Mortgage Daily

Published On: January 17, 2007
Legislative OutlookMBA hosts press briefing

January 17, 2007

By LISA D. BURDEN
WASHINGTON correspondent for MortgageDaily.com

Reform legislation for FHA, Fannie Mae and Freddie Mac is forthcoming, according to the country’s mortgage bankers. But pending anti-predatory legislation could hurt the fragile real estate market.

Kurt Pfotenhauer, senior vice president for government affairs at the Mortgage Bankers Association, said he expects reform legislation for Fannie, Freddie and FHA as well as anti-predatory lending legislation to survive political scrutiny for enactment into law by the 110th Congress.

Congress will pick up on the “remarkable” progress toward government-sponsored enterprise reform it made last year, he said at an MBA press briefing Tuesday.

In written materials, MBA said it will work for the reintroduction and quick passage of legislation to create a strong, well-funded regulator who will assure that the GSEs’ activities focus on the mission in the secondary market, set affordable housing goals and ensure a strong secondary market through bank regulator-style oversight.

Explaining that 2006 also represented a significant progress toward FHA reform, Pfotenhauer reminded the audience that an FHA reform bill (HR5121) passed the House with a 415-7 vote and that the White House has indicated support for the bill. He said MBA will work to continue that momentum. “We expect that to come through Congress soon and successfully,” he said.

MBA also expects the passage of anti-predatory lending laws in the new year.

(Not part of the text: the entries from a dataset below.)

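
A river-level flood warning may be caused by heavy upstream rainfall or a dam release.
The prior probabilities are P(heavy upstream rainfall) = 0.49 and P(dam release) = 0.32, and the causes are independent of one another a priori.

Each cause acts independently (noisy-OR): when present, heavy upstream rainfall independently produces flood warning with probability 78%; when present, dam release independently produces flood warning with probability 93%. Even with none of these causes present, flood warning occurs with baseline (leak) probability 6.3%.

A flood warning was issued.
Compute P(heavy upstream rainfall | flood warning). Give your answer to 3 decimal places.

Under noisy-OR, P(flood warning | causes) = 1 − (1−0.063)·∏(1−qᵢ) over the active causes.
P(flood warning) = 0.063*0.51*0.68 + 0.93441*0.51*0.32 + 0.79386*0.49*0.68 + 0.98557*0.49*0.32 = 0.021848 + 0.152496 + 0.264514 + 0.154537 = 0.593395
The heavy upstream rainfall-present share is 0.264514 + 0.154537 = 0.419051.
P(heavy upstream rainfall | flood warning) = 0.419051 / 0.593395 ≈ 0.706

P(heavy upstream rainfall | flood warning) ≈ 0.706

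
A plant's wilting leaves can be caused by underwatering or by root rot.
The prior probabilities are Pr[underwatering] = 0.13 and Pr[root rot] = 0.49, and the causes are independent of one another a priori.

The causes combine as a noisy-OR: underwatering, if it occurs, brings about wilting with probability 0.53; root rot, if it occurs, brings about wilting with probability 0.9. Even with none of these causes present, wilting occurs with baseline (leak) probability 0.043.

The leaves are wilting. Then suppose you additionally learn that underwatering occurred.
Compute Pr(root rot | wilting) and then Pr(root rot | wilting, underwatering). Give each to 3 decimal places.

Pr(root rot | wilting) ≈ 0.889; Pr(root rot | wilting, underwatering) ≈ 0.625

Under noisy-OR, P(wilting | causes) = 1 − (1−0.043)·∏(1−qᵢ) over the active causes.
For the numerator, keep only root rot=true terms: 0.385503 + 0.060835 = 0.446338
Denominator P(wilting): 0.043*0.87*0.51 + 0.9043*0.87*0.49 + 0.55021*0.13*0.51 + 0.955021*0.13*0.49 = 0.501896
P(root rot | wilting) = 0.446338/0.501896 ≈ 0.889

With the extra evidence:
Sum P(wilting|·) weighted by the priors over both values of root rot:
  P(wilting | underwatering) = 0.55021·0.51 + 0.955021·0.49
        = 0.280607 + 0.467960 = 0.748567
The terms with root rot present sum to 0.467960, so
  P(root rot | wilting, underwatering) = 0.467960 / 0.748567 ≈ 0.625
This is intercausal reasoning (explaining away): once underwatering accounts for the wilting, root rot becomes less likely.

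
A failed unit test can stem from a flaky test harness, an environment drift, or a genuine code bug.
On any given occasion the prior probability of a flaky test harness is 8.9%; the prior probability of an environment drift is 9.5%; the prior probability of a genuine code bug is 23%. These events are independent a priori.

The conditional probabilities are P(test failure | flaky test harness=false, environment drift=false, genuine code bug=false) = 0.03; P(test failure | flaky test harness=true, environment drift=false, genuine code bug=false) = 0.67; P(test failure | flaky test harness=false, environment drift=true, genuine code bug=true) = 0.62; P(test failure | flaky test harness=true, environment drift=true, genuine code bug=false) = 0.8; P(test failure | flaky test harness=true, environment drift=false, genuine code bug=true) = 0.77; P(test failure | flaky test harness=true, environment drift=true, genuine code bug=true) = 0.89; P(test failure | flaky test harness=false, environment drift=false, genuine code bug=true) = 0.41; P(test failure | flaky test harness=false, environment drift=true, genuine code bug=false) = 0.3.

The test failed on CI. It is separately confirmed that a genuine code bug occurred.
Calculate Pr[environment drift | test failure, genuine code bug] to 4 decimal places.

Pr[environment drift | test failure, genuine code bug] ≈ 0.1327

Weight on environment drift=true, given the evidence: 0.053658 + 0.007525 = 0.061183
The normalizing constant is 0.41·0.911·0.905 + 0.62·0.911·0.095 + 0.77·0.089·0.905 + 0.89·0.089·0.095 = 0.461230
Posterior = 0.061183 / 0.461230 ≈ 0.1327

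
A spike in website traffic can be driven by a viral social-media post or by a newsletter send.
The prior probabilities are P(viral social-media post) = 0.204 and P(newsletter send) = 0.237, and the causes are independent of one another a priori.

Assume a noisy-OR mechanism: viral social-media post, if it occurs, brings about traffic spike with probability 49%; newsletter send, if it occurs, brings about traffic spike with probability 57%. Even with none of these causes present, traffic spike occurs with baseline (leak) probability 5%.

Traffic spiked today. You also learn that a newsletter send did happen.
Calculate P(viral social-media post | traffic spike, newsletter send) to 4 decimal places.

P(viral social-media post | traffic spike, newsletter send) ≈ 0.2554

Under noisy-OR, P(traffic spike | causes) = 1 − (1−0.05)·∏(1−qᵢ) over the active causes.
Weight on viral social-media post=true, given the evidence: 0.791665·0.204 = 0.161500
Denominator P(traffic spike | newsletter send): 0.5915·0.796 + 0.791665·0.204 = 0.632334
Posterior = 0.161500 / 0.632334 ≈ 0.2554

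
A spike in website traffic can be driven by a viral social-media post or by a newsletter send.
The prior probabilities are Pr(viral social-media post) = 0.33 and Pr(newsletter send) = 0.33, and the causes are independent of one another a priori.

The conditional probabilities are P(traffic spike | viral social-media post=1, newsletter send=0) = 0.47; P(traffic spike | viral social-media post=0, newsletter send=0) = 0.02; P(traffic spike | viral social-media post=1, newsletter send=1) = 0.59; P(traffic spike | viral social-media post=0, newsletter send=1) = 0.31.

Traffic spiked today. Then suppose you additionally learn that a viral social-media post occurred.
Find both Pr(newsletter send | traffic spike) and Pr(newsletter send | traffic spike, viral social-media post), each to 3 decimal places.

Weight on newsletter send=true, given the evidence: 0.068541 + 0.064251 = 0.132792
Normalizer over all consistent configurations: 0.02*0.67*0.67 + 0.31*0.67*0.33 + 0.47*0.33*0.67 + 0.59*0.33*0.33 = 0.245687
P(newsletter send | traffic spike) = 0.132792/0.245687 ≈ 0.540

Now also conditioning on viral social-media post=true:
P(traffic spike | viral social-media post) = 0.47*0.67 + 0.59*0.33 = 0.314900 + 0.194700 = 0.509600
Of this, 0.194700 comes from 0.59*0.33 (the newsletter send=true cases).
P(newsletter send | traffic spike, viral social-media post) = 0.194700 / 0.509600 ≈ 0.382

Pr(newsletter send | traffic spike) ≈ 0.540; Pr(newsletter send | traffic spike, viral social-media post) ≈ 0.382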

Pfotenhauer said widespread support for the issue will move the debate forward. MBA has long advocated the establishment of a uniform standard and that Rep. Barney Frank (D-Ma.), the chairman of the House Financial Services Committee, has made the issue a priority.

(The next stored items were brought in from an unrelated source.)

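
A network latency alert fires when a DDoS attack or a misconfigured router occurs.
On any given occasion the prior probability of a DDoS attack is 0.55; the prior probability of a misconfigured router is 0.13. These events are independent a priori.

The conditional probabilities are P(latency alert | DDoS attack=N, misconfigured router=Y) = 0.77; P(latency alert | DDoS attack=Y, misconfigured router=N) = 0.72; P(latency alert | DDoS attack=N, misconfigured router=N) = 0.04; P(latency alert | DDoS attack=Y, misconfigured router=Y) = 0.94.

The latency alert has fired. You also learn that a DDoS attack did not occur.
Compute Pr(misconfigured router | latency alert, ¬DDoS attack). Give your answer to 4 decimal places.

P(latency alert | ¬DDoS attack) = 0.04·0.87 + 0.77·0.13 = 0.034800 + 0.100100 = 0.134900
The misconfigured router-present share is 0.77·0.13 = 0.100100.
P(misconfigured router | latency alert, ¬DDoS attack) = 0.100100 / 0.134900 ≈ 0.7420

Pr(misconfigured router | latency alert, ¬DDoS attack) ≈ 0.7420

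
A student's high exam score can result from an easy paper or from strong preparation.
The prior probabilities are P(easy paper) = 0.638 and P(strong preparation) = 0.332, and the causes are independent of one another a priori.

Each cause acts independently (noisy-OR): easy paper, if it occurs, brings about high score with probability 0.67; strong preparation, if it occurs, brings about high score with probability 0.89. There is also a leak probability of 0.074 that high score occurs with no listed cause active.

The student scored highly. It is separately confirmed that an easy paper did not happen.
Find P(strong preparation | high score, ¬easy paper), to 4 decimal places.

Under noisy-OR, P(high score | causes) = 1 − (1−0.074)·∏(1−qᵢ) over the active causes.
For the numerator, keep only strong preparation=true terms: 0.89814*0.332 = 0.298182
Normalizer over all consistent configurations: 0.074*0.668 + 0.89814*0.332 = 0.347614
Posterior = 0.298182 / 0.347614 ≈ 0.8578

P(strong preparation | high score, ¬easy paper) ≈ 0.8578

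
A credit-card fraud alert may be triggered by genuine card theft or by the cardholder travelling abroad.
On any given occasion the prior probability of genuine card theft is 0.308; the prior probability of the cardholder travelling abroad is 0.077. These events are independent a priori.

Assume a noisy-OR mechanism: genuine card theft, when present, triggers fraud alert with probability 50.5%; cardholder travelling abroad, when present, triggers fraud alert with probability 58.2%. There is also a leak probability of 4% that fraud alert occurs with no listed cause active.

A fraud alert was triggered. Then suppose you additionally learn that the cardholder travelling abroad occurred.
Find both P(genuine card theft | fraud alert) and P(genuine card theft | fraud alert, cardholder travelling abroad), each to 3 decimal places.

Under noisy-OR, P(fraud alert | causes) = 1 − (1−0.04)·∏(1−qᵢ) over the active causes.
For the numerator, keep only genuine card theft=true terms: 0.149192 + 0.019005 = 0.168197
Denominator P(fraud alert): 0.04×0.692×0.923 + 0.59872×0.692×0.077 + 0.5248×0.308×0.923 + 0.801366×0.308×0.077 = 0.225648
Posterior = 0.168197 / 0.225648 ≈ 0.745

With the extra evidence:
Sum P(fraud alert|·) weighted by the priors over both values of genuine card theft:
  P(fraud alert | cardholder travelling abroad) = 0.59872*0.692 + 0.801366*0.308
        = 0.414314 + 0.246821 = 0.661135
Configurations with genuine card theft contribute 0.246821, so
  P(genuine card theft | fraud alert, cardholder travelling abroad) = 0.246821 / 0.661135 ≈ 0.373

P(genuine card theft | fraud alert) ≈ 0.745; P(genuine card theft | fraud alert, cardholder travelling abroad) ≈ 0.373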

Pfotenhauer said MBA has gleaned from Frank’s comments that he is comfortable with industry arguments in favor of a uniform standard.

Suitability will be considered. Pfotenhauer said he expects suitability to be “vigorously” discussed as part of an anti-predatory lending legislative package. MBA is strongly opposed to the imposition of the standard, Pfotenhauer said, because it would turn the clock back from many of the advances made for consumers under the Fair Housing Act and the Community Reinvestment Act.

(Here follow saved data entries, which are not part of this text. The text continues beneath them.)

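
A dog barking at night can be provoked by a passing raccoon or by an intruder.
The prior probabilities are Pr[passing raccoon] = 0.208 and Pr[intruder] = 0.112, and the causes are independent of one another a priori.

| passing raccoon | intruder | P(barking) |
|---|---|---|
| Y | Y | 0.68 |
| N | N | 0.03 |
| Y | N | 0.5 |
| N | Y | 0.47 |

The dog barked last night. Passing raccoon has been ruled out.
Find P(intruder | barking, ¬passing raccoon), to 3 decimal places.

P(intruder | barking, ¬passing raccoon) ≈ 0.664

Numerator (weight on configurations with intruder): 0.47×0.112 = 0.052640
Normalizer over all consistent configurations: 0.03×0.888 + 0.47×0.112 = 0.079280
P(intruder | barking, ¬passing raccoon) = 0.052640/0.079280 ≈ 0.664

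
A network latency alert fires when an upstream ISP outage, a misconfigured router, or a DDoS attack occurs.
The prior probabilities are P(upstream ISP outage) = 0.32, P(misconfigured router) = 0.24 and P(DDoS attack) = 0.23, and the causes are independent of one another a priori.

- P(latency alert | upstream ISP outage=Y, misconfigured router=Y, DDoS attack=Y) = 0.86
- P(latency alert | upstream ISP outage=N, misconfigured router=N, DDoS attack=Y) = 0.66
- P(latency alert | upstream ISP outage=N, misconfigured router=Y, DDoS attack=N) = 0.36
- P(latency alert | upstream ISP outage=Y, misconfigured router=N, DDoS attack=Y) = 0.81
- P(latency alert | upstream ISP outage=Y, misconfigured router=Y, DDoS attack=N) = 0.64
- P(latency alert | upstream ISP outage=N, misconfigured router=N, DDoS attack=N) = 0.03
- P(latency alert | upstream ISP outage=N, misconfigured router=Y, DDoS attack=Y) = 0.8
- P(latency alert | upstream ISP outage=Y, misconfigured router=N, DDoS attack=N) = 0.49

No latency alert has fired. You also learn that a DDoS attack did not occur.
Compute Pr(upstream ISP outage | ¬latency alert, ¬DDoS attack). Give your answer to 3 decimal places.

Pr(upstream ISP outage | ¬latency alert, ¬DDoS attack) ≈ 0.200

By total probability over the 4 (upstream ISP outage, misconfigured router) configurations:
  P(¬latency alert | ¬DDoS attack) = 0.97*0.68*0.76 + 0.64*0.68*0.24 + 0.51*0.32*0.76 + 0.36*0.32*0.24
        = 0.501296 + 0.104448 + 0.124032 + 0.027648 = 0.757424
Keeping only the upstream ISP outage-present terms gives 0.151680, so
  P(upstream ISP outage | ¬latency alert, ¬DDoS attack) = 0.151680 / 0.757424 ≈ 0.200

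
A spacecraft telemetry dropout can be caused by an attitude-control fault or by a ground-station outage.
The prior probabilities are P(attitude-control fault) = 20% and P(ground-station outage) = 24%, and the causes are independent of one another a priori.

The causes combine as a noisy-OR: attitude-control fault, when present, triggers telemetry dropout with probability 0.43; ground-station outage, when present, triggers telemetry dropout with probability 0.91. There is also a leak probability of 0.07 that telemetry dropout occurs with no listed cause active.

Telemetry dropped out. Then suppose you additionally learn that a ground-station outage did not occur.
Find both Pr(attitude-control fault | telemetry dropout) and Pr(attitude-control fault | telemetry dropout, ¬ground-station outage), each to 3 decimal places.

Under noisy-OR, P(telemetry dropout | causes) = 1 − (1−0.07)·∏(1−qᵢ) over the active causes.
P(telemetry dropout) = 0.07×0.8×0.76 + 0.9163×0.8×0.24 + 0.4699×0.2×0.76 + 0.952291×0.2×0.24 = 0.042560 + 0.175930 + 0.071425 + 0.045710 = 0.335625
Restricting to configurations with attitude-control fault present: 0.071425 + 0.045710 = 0.117135.
P(attitude-control fault | telemetry dropout) = 0.117135 / 0.335625 ≈ 0.349

Now also conditioning on ground-station outage≠true:
Enumerate both values of attitude-control fault and weight by the priors:
  P(telemetry dropout | ¬ground-station outage) = 0.07*0.8 + 0.4699*0.2
        = 0.056000 + 0.093980 = 0.149980
Configurations with attitude-control fault contribute 0.093980, so
  P(attitude-control fault | telemetry dropout, ¬ground-station outage) = 0.093980 / 0.149980 ≈ 0.627

Pr(attitude-control fault | telemetry dropout) ≈ 0.349; Pr(attitude-control fault | telemetry dropout, ¬ground-station outage) ≈ 0.627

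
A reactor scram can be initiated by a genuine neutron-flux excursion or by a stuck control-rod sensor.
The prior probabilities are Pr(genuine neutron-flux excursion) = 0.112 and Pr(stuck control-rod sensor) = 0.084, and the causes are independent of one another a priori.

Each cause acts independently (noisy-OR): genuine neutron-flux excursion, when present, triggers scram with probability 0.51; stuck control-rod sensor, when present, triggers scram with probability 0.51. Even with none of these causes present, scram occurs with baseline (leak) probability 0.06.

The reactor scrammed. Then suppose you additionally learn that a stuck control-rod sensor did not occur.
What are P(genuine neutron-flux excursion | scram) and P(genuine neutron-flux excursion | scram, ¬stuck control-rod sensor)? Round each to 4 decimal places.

Under noisy-OR, P(scram | causes) = 1 − (1−0.06)·∏(1−qᵢ) over the active causes.
P(scram) = 0.06*0.888*0.916 + 0.5394*0.888*0.084 + 0.5394*0.112*0.916 + 0.774306*0.112*0.084 = 0.048804 + 0.040235 + 0.055338 + 0.007285 = 0.151662
The genuine neutron-flux excursion-present share is 0.055338 + 0.007285 = 0.062623.
P(genuine neutron-flux excursion | scram) = 0.062623 / 0.151662 ≈ 0.4129

Now also conditioning on stuck control-rod sensor≠true:
By total probability over both values of genuine neutron-flux excursion:
  P(scram | ¬stuck control-rod sensor) = 0.06×0.888 + 0.5394×0.112
        = 0.053280 + 0.060413 = 0.113693
The terms with genuine neutron-flux excursion present sum to 0.060413, so
  P(genuine neutron-flux excursion | scram, ¬stuck control-rod sensor) = 0.060413 / 0.113693 ≈ 0.5314
Ruling out stuck control-rod sensor raises the posterior on genuine neutron-flux excursion — the flip side of explaining away.

P(genuine neutron-flux excursion | scram) ≈ 0.4129; P(genuine neutron-flux excursion | scram, ¬stuck control-rod sensor) ≈ 0.5314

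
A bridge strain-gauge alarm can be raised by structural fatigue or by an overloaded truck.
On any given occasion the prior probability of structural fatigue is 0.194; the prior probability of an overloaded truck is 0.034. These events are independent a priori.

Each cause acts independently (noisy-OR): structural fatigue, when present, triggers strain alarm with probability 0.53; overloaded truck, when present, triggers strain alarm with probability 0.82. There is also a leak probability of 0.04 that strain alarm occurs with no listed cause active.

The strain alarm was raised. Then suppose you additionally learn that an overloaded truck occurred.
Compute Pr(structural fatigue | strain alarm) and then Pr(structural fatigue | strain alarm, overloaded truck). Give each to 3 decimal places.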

And, yes, long discussed and much ballyhooed RESPA reform is expected to make this year’s legislative and regulatory rounds.

Pfotenhauer said HUD indicates that it will move on the issue and that HUD’s discussions on improving the Good Faith Estimate and making it compatible with the HUD-1 form are positive. However, should HUD propose tolerances on lender and broker charges, Pfotenhauer said MBA will urge the agency to exercise its exemption authority to permit average cost pricing and to provide an exemption from RESPA’s Section 8b.

But “harsh regulatory adjustments” could curtail credit, jeopardize a fragile housing recovery and extend the housing slowdown, according to the trade group’s Chief Economist Doug Duncan.

John Robbins, chairman of MBA and CEO of Wachovia Securities-subsidiary American Mortgage Network Corp., said the association has set up a special taskforce to develop recommendations for voluntary disclosure forms — a major issue that brokers continue to tackle. The taskforce’s goal, he said, is to come up with an easy to understand tool that would explain the pros and cons of the type of mortgage loan the consumer chooses.

And in an effort to improve their base of operations and better execute their political agenda, MBA President and CEO Jonathan Kempner announced the trade association has purchased a building at 1331 L Street in Washington, D.C. The building, which is expected to be completed next year, will feature more than 170,000 square feet with approximately 65,000 feet being occupied by MBA.

In addition to serving as MBA headquarters, the building will have other office and retail space. MBA will seek certification for the building under the U.S. Green Building Council’s Leadership in Energy and Environmental Design program.

Kempner said the long-term space needs and financial interest of the organization are better served with the new building. He said the purchase will decrease MBA’s long-term occupancy expenses.

 

Lisa D. Burden is a legal analyst for MortgageDaily.com and holds a law degree from the University of Maryland. She is currently a freelance journalist who previously wrote for Institutional Investor publications and the Baltimore Daily Record.